Marmaris to Ciftlik - Day 46 - 12th September 2009

I have no idea what happened this day - all the days are merging together and if I don't write this stuff up right away, and try to do it a week later after a few beers then are you really surprised when my mind is blank.

 

I do remember it is the 3 rd day after I quit smoking final and I was a more miserable git than normal.  I apologied to everyone who met me today.

 

Oh I remember now, there was a rather large boat that had broken free from it's moorings at a resturant pontoon during the storm the previous night and had run aground.  Later in the evening the owner appeared and tried to free her unsuccessfully.

Marmaris - Days 43-45 - September 9th to 11th

Pretty unremarkable sail to Marmaris where we docked at Yacht Marine.  Not much to report from this bastion of sailing in Turkey except the Wifi in the marina is terrible and there are millions of yachts in the area.

 

On the Thursday we went into Marmaris proper and visited the small castle and the hectic marketplace.

 

Heavy thunderstorms were expected and they arrive right on schedule over night.  As we knew the storm was incoming we decided to stay in the marina and ride it out.  I didn't have that much sleep that night - I put some extra ropes out to tie the boat to the pontoon but still I was up every 30 minutes checking it all out and making sure we didn't drift off somewhere we shouldn't be

 

 

Caunos & Dalyan - Day 42 - 8th September

We decided to leave Mirica at anchor for the day and hired a local fishing boat to take us up the Dalyan River to see the ruined city of Caunos.

 

Caunos, or sometime Kaunos, was the first place we visited on the Carian coast of Turkey and very clearly you can see influences of its Lycian neighbours, especially in the rock tombs close to Dalyan town.

 

The first settlements were 10th century BC and is first mentioned in literature by Herodotus in 5th century BC.  The city grew to be an important harbour, but today we had wind our way through 5km of swamp and marsh to reach it from the sea.

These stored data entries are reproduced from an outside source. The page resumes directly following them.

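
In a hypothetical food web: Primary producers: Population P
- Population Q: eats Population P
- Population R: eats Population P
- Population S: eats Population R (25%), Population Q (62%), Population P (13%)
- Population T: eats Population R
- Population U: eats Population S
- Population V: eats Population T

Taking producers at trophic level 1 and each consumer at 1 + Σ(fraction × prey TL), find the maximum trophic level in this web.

Population Q: 1 + 1 = 2
Population R: 1 + 1 = 2
Population S: 1 + (0.25×2 + 0.62×2 + 0.13×1) = 2.87
Population T: 1 + 2 = 3
Population U: 1 + 2.87 = 3.87
Population V: 1 + 3 = 4

4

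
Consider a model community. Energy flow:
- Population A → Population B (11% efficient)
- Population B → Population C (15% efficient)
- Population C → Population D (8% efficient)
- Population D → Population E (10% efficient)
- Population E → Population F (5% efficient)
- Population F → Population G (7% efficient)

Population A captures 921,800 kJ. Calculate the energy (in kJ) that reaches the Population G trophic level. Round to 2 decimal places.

Population B: 921800 × 0.11 = 101398 kJ
Population C: 101398 × 0.15 = 15209.7 kJ
Population D: 15209.7 × 0.08 = 1216.776 kJ
Population E: 1216.776 × 0.1 = 121.6776 kJ
Population F: 121.6776 × 0.05 = 6.08388 kJ
Population G: 6.08388 × 0.07 = 0.4258716 kJ

0.43 kJ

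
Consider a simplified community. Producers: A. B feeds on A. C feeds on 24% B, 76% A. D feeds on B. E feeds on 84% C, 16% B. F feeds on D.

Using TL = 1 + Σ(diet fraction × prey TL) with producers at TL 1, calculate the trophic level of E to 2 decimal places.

3.20

B: 1 + 1 = 2
C: 1 + (0.24×2 + 0.76×1) = 2.24
D: 1 + 2 = 3
E: 1 + (0.84×2.24 + 0.16×2) = 3.2016
F: 1 + 3 = 4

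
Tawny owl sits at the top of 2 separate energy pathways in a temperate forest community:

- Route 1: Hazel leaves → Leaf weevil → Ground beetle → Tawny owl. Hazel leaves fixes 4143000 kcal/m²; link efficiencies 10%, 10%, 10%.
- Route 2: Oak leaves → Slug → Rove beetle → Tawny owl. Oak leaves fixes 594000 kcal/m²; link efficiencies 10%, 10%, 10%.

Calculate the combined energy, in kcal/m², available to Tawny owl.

4737 kcal/m²

Route 1: 4143000 × 0.1 × 0.1 × 0.1 = 4143 kcal/m²
Route 2: 594000 × 0.1 × 0.1 × 0.1 = 594 kcal/m²
Total at Tawny owl: 4143 + 594 = 4737 kcal/m²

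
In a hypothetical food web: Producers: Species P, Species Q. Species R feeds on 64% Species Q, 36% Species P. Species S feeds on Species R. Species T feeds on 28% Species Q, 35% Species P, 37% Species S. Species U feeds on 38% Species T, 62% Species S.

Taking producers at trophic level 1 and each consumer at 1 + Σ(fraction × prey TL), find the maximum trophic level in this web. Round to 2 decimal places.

Species R: 1 + (0.64×1 + 0.36×1) = 2
Species S: 1 + 2 = 3
Species T: 1 + (0.28×1 + 0.35×1 + 0.37×3) = 2.74
Species U: 1 + (0.38×2.74 + 0.62×3) = 3.9012

3.90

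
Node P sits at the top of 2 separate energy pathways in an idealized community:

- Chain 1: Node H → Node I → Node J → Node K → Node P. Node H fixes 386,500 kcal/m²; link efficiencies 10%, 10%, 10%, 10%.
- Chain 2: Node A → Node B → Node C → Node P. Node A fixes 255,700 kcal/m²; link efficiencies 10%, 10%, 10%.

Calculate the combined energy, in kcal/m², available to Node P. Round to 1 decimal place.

Chain 1: 386500 × 0.1 × 0.1 × 0.1 × 0.1 = 38.65 kcal/m²
Chain 2: 255700 × 0.1 × 0.1 × 0.1 = 255.7 kcal/m²
Total at Node P: 38.65 + 255.7 = 294.35 kcal/m²

294.4 kcal/m²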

The water in the mid ground is the original harbour - the sea is now behind the far mountain 

Erica and Miriam sitting on something older than their dad!!!

After a few hours wandering around the ruined Agora, Roman Baths, amphitheatre etc, it was back to the fishing boat for a few more miles up the river to Dalyan.  Overlooking Dalyan are some fantastic tombs, one partially complete which gives good insight into how they were built.

 

 Caunos become rich in historical times exporting salted fish and today the fish trade is still a major contributor to the local economy.  The river is dammed just prior to the marshland and a local man is employed to drop the gatre for each boat entering or leaving the river.

Fethiye to Ekincik - Days 39-41 - 5th to 7th September

After leaving Fethiye we headed towards Gocek and spent the night in a small bay just before the main town called Innice Iskelesi.

 

The next day we headed south and ended up spending a very rolly night in Ragged Bay.  Not much sleep was had that night.

 

On Monday 7th we set out for Ekincik and for quite a while that morning we had an armed escort.  In total 5 boats with guns on wandered around us at various times.  Not sure if The Coastguard had tipped them off about our illegal stowaways, but fortunately we were clean, for once :-)

 Today he rules the seas - well the bit around me anyway

At Ekincik there is a huge long beach.  Once we were safely anchored in 5 metres, I left the kids swimming whilst I went off to explore the local surrounds.  About an hour later Al and the kids came looking for me.  They found me very quickly, I hadn't made it past the first bar, Turkish landlords are very persuasive in getting you to sample their fare.

Fethiye - Day 38 - 4th September 2009

 JB left us early this morning to catch a bus to Antalya so that left 5 of us to go and explore Fethiye. 

 

We caught the Dolmus into town and went to find the Lycian tombs cut into the cliffs above the town. As this is Turkey there are no signposts to this tourist attraction but google earth had given us a good idea of the general area so we managed to find our way there through some little back streets. The largest of these tombs is open to the public and both girls had a turn at being 'dead'.

 Miriam playing dead in a 6,000 year old Lycian Tomb

Later that evening Sean also left us to go to Istanbul so were back to just 4 - not all hitch-hikers are like the ones you see in horror movies!